The 419-acre Terminal 6 facility features five ship berths and an on-dock rail yard, primarily designed to handle breakbulk cargoes and autos but this latest change will further shift the needle away from breakbulk at the terminal, as the port reports its highest container traffic total since 2014.
“Terminal 6 is productive and busy at a time of economic recovery that is so important to our regional economy,” said Dan Pippenger, COO at the Port of Portland. “In the last year, longshore workers endured a pandemic, an unprecedented wildfire season and snowstorms – and through it all, they kept goods and products moving in and out of the region. While these new services won’t solve supply chain issues overnight, they will help local businesses find alternative shipping options in our region.”
The port authority said SM Line will add two additional vessels per month, MSC will add a further additional weekly container service, and there will be increased calls from private charter vessels with domestic 53-foot containers.

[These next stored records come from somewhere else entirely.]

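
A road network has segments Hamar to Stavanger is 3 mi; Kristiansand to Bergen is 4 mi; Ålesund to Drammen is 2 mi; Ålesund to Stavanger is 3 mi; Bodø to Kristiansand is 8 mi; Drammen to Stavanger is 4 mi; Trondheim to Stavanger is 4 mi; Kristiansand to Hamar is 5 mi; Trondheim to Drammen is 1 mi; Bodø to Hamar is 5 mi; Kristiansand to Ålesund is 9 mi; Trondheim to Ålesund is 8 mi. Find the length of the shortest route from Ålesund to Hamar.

Checking several routes:
Ålesund→Stavanger→Hamar: 3 + 3 = 6
Ålesund→Drammen→Trondheim→Stavanger→Hamar: 2 + 1 + 4 + 3 = 10
Ålesund→Drammen→Stavanger→Hamar: 2 + 4 + 3 = 9
The minimum is 6 mi.

6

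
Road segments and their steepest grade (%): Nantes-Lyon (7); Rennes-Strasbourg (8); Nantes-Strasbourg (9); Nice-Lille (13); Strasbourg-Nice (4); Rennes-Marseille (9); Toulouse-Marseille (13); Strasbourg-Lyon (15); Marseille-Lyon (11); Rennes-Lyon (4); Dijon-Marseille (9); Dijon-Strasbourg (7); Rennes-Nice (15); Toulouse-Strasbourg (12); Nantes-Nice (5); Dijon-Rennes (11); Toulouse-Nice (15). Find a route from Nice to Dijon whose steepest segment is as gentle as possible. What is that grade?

Comparing a few candidate routes:
Nice-Strasbourg-Rennes-Marseille-Dijon: max(4, 8, 9, 9) = 9
Nice-Strasbourg-Nantes-Lyon-Rennes-Marseille-Dijon: max(4, 9, 7, 4, 9, 9) = 9
Nice-Nantes-Lyon-Rennes-Strasbourg-Dijon: max(5, 7, 4, 8, 7) = 8
Nice-Strasbourg-Dijon: max(4, 7) = 7
Best route has worst link 7%.

7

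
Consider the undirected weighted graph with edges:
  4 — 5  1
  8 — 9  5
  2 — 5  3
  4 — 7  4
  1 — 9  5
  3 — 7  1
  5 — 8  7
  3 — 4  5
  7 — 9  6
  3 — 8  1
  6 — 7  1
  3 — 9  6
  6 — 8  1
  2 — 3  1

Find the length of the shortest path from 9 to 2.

Checking several routes:
9→7→3→2: 6 + 1 + 1 = 8
9→8→3→2: 5 + 1 + 1 = 7
9→3→2: 6 + 1 = 7
9→8→6→7→3→2: 5 + 1 + 1 + 1 + 1 = 9
The minimum is 7.

7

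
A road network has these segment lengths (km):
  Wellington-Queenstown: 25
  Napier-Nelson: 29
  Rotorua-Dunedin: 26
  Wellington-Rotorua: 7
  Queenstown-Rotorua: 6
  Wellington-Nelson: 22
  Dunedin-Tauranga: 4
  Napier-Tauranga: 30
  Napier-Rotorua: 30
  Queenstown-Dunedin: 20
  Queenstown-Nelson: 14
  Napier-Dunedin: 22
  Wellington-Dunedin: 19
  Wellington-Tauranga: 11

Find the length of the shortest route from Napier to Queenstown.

Some routes from Napier to Queenstown:
Napier → Nelson → Queenstown: 29 + 14 = 43
Napier → Dunedin → Tauranga → Wellington → Rotorua → Queenstown: 22 + 4 + 11 + 7 + 6 = 50
Napier → Rotorua → Queenstown: 30 + 6 = 36
Napier → Tauranga → Dunedin → Queenstown: 30 + 4 + 20 = 54
Napier → Dunedin → Queenstown: 22 + 20 = 42
Napier → Tauranga → Wellington → Rotorua → Queenstown: 30 + 11 + 7 + 6 = 54
Shortest: 36 km.

36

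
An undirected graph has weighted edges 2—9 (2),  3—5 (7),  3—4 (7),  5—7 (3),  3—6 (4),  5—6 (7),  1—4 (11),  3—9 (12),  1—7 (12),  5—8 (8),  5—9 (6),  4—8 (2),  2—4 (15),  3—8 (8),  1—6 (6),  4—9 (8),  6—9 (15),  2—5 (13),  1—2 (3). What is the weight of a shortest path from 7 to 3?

10

Some routes from 7 to 3:
7 -> 5 -> 3: 3 + 7 = 10
7 -> 5 -> 6 -> 3: 3 + 7 + 4 = 14
7 -> 5 -> 8 -> 4 -> 3: 3 + 8 + 2 + 7 = 20
7 -> 1 -> 6 -> 3: 12 + 6 + 4 = 22
7 -> 5 -> 8 -> 3: 3 + 8 + 8 = 19
7 -> 5 -> 9 -> 3: 3 + 6 + 12 = 21
Best route has total 10.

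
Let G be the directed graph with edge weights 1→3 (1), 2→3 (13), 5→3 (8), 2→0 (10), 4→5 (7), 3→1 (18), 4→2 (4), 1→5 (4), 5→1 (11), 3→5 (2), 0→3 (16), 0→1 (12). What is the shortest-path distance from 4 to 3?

15

A few of the 4→3 routes:
4-2-3: 4 + 13 = 17
4-5-1-3: 7 + 11 + 1 = 19
4-5-3: 7 + 8 = 15
Best route has total 15.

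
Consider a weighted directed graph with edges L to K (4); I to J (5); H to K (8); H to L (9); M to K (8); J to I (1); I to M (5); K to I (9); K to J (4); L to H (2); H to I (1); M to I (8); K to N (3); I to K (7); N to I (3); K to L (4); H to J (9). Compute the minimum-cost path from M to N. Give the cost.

Candidate routes:
M - K - N: 8 + 3 = 11
M - I - K - N: 8 + 7 + 3 = 18
Best route has total 11.

11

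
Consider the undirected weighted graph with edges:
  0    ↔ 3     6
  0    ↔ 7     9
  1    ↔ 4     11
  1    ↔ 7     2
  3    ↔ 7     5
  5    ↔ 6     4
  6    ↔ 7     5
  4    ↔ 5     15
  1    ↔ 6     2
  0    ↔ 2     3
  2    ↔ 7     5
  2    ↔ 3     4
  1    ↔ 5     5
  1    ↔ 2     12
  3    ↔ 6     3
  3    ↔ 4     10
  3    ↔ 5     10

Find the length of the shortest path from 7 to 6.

Some routes from 7 to 6:
7 -> 1 -> 5 -> 6: 2 + 5 + 4 = 11
7 -> 6: 5
7 -> 1 -> 6: 2 + 2 = 4
7 -> 2 -> 3 -> 6: 5 + 4 + 3 = 12
7 -> 3 -> 6: 5 + 3 = 8
Best route has total 4.

4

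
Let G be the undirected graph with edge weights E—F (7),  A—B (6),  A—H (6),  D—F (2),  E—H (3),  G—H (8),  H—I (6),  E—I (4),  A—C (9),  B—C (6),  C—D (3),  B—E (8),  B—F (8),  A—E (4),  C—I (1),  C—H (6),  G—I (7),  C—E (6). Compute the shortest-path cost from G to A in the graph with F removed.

Some routes from G to A avoiding F:
G→H→A: 8 + 6 = 14
G→I→E→A: 7 + 4 + 4 = 15
G→H→E→A: 8 + 3 + 4 = 15
G→I→C→A: 7 + 1 + 9 = 17
The minimum is 14.

14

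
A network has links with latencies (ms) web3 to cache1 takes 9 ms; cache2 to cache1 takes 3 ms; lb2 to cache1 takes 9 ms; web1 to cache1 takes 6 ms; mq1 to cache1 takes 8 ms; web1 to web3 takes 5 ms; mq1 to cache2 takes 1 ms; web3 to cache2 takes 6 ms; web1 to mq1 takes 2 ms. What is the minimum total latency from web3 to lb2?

Checking several routes:
web3→cache2→cache1→lb2: 6 + 3 + 9 = 18
web3→web1→cache1→lb2: 5 + 6 + 9 = 20
web3→web1→mq1→cache2→cache1→lb2: 5 + 2 + 1 + 3 + 9 = 20
web3→cache1→lb2: 9 + 9 = 18
Best route has total 18 ms.

18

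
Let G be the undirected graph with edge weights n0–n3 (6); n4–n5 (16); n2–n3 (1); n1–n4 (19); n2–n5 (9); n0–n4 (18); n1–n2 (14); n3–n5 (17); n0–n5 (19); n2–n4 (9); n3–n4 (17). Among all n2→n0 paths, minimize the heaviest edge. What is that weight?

Checking several routes:
n2-n4-n5-n3-n0: max(9, 16, 17, 6) = 17
n2-n5-n3-n0: max(9, 17, 6) = 17
n2-n4-n3-n0: max(9, 17, 6) = 17
n2-n5-n4-n3-n0: max(9, 16, 17, 6) = 17
n2-n3-n0: max(1, 6) = 6
Best route has worst link 6.

6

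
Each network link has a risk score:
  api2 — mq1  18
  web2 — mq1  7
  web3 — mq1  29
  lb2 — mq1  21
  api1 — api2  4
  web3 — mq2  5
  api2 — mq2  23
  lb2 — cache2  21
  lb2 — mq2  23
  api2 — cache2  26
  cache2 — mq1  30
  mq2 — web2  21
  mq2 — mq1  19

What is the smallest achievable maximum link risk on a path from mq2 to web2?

19

Comparing a few candidate routes:
mq2-mq1-web2: max(19, 7) = 19
mq2-web2: max(21) = 21
mq2-lb2-mq1-web2: max(23, 21, 7) = 23
Best route has worst link 19.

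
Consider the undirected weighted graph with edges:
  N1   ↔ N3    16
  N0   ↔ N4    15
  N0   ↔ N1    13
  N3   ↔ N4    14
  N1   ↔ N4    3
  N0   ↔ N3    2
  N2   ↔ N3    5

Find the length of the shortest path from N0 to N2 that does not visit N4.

Paths from N0 to N2 avoiding N4:
N0 -> N1 -> N3 -> N2: 13 + 16 + 5 = 34
N0 -> N3 -> N2: 2 + 5 = 7
Shortest: 7.

7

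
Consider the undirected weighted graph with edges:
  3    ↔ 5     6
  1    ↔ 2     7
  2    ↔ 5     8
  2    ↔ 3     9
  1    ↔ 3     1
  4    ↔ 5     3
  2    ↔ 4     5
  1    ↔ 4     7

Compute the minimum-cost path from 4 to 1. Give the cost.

Comparing a few candidate routes:
4 -> 2 -> 3 -> 1: 5 + 9 + 1 = 15
4 -> 1: 7
4 -> 2 -> 1: 5 + 7 = 12
4 -> 5 -> 3 -> 1: 3 + 6 + 1 = 10
4 -> 5 -> 2 -> 1: 3 + 8 + 7 = 18
The minimum is 7.

7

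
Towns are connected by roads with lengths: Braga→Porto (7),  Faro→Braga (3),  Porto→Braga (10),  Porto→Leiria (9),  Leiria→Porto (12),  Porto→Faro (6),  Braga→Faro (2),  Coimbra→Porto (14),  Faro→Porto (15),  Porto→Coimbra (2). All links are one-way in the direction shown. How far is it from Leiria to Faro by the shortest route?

18

Paths from Leiria to Faro:
Leiria → Porto → Faro: 12 + 6 = 18
Leiria → Porto → Braga → Faro: 12 + 10 + 2 = 24
Shortest: 18.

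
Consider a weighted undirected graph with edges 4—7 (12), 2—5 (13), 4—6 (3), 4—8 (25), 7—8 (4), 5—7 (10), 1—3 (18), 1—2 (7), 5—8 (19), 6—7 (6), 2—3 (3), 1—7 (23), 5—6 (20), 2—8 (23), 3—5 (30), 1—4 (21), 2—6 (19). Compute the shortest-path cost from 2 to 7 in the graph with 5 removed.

Checking several routes:
2→1→7: 7 + 23 = 30
2→1→4→7: 7 + 21 + 12 = 40
2→1→4→6→7: 7 + 21 + 3 + 6 = 37
2→6→4→7: 19 + 3 + 12 = 34
2→6→7: 19 + 6 = 25
2→8→7: 23 + 4 = 27
Shortest: 25.

25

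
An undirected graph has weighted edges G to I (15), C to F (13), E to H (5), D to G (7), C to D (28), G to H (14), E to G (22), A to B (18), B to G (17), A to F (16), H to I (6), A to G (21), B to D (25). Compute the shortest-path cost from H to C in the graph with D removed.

Routes from H to C avoiding D:
H -> I -> G -> A -> F -> C: 6 + 15 + 21 + 16 + 13 = 71
H -> G -> B -> A -> F -> C: 14 + 17 + 18 + 16 + 13 = 78
H -> G -> A -> F -> C: 14 + 21 + 16 + 13 = 64
H -> I -> G -> B -> A -> F -> C: 6 + 15 + 17 + 18 + 16 + 13 = 85
H -> E -> G -> A -> F -> C: 5 + 22 + 21 + 16 + 13 = 77
H -> E -> G -> B -> A -> F -> C: 5 + 22 + 17 + 18 + 16 + 13 = 91
Best route has total 64.

64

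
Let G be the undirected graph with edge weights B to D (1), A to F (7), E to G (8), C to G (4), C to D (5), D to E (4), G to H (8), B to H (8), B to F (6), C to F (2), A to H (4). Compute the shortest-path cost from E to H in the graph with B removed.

16

Routes from E to H avoiding B:
E → D → C → F → A → H: 4 + 5 + 2 + 7 + 4 = 22
E → D → C → G → H: 4 + 5 + 4 + 8 = 21
E → G → H: 8 + 8 = 16
E → G → C → F → A → H: 8 + 4 + 2 + 7 + 4 = 25
Best route has total 16.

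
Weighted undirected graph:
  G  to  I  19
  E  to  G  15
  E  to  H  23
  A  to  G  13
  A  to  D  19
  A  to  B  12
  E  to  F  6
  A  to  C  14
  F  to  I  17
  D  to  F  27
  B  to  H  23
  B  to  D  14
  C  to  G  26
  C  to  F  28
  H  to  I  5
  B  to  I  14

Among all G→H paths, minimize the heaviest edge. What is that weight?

Comparing a few candidate routes:
G-A-D-B-I-H: max(13, 19, 14, 14, 5) = 19
G-E-F-I-H: max(15, 6, 17, 5) = 17
G-A-B-I-H: max(13, 12, 14, 5) = 14
G-I-H: max(19, 5) = 19
G-E-H: max(15, 23) = 23
Best route has worst link 14.

14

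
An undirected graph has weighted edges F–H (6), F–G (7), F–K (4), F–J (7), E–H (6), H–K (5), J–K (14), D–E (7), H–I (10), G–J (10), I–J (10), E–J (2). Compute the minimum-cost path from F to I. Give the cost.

16

Some routes from F to I:
F -> H -> E -> J -> I: 6 + 6 + 2 + 10 = 24
F -> K -> H -> I: 4 + 5 + 10 = 19
F -> J -> I: 7 + 10 = 17
F -> J -> E -> H -> I: 7 + 2 + 6 + 10 = 25
F -> H -> I: 6 + 10 = 16
Best route has total 16.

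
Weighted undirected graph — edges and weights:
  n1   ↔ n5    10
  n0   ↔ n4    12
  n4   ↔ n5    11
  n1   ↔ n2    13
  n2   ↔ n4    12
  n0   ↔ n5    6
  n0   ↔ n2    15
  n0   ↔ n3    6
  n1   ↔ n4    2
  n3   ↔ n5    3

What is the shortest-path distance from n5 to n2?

Some routes from n5 to n2:
n5 -> n1 -> n2: 10 + 13 = 23
n5 -> n1 -> n4 -> n2: 10 + 2 + 12 = 24
n5 -> n3 -> n0 -> n2: 3 + 6 + 15 = 24
n5 -> n0 -> n2: 6 + 15 = 21
n5 -> n4 -> n2: 11 + 12 = 23
Best route has total 21.

21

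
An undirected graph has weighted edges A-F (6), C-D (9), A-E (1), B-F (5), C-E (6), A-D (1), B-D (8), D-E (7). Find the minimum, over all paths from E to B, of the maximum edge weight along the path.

Checking several routes:
E-A-F-B: max(1, 6, 5) = 6
E-D-B: max(7, 8) = 8
E-A-D-B: max(1, 1, 8) = 8
E-D-A-F-B: max(7, 1, 6, 5) = 7
Smallest bottleneck: 6.

6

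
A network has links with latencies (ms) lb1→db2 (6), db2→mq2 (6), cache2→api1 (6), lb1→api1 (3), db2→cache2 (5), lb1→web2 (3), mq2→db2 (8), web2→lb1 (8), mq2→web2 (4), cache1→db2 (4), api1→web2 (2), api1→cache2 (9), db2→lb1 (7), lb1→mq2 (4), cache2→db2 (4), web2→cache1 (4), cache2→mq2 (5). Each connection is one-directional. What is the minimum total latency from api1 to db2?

Checking several routes:
api1→web2→cache1→db2: 2 + 4 + 4 = 10
api1→web2→lb1→db2: 2 + 8 + 6 = 16
api1→web2→lb1→mq2→db2: 2 + 8 + 4 + 8 = 22
api1→cache2→mq2→web2→cache1→db2: 9 + 5 + 4 + 4 + 4 = 26
api1→cache2→db2: 9 + 4 = 13
api1→cache2→mq2→db2: 9 + 5 + 8 = 22
Best route has total 10 ms.

10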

Since mid-August, three charter shippers have been calling at Terminal 6, discharging 600 containers every three weeks on average, and the port predicts that this arrangement will continue for the foreseeable future.
“Eight vessels containing 53-foot domestic containers – rather than the standard 20-foot size – will call at Terminal 6, starting in August and running through 2022. Each vessel will have 200-300 containers to unload,” the port authority said.
The largest port in the state of Oregon, the Port of Portland handles more than 11 million tons of cargo a year. In June, BNSF Railway signed a one-year contract to handle intermodal cargo between Seattle, Tacoma and Terminal, 6 helping to relieve some of the delays and truck congestion, but also raising concerns for breakbulk capacity.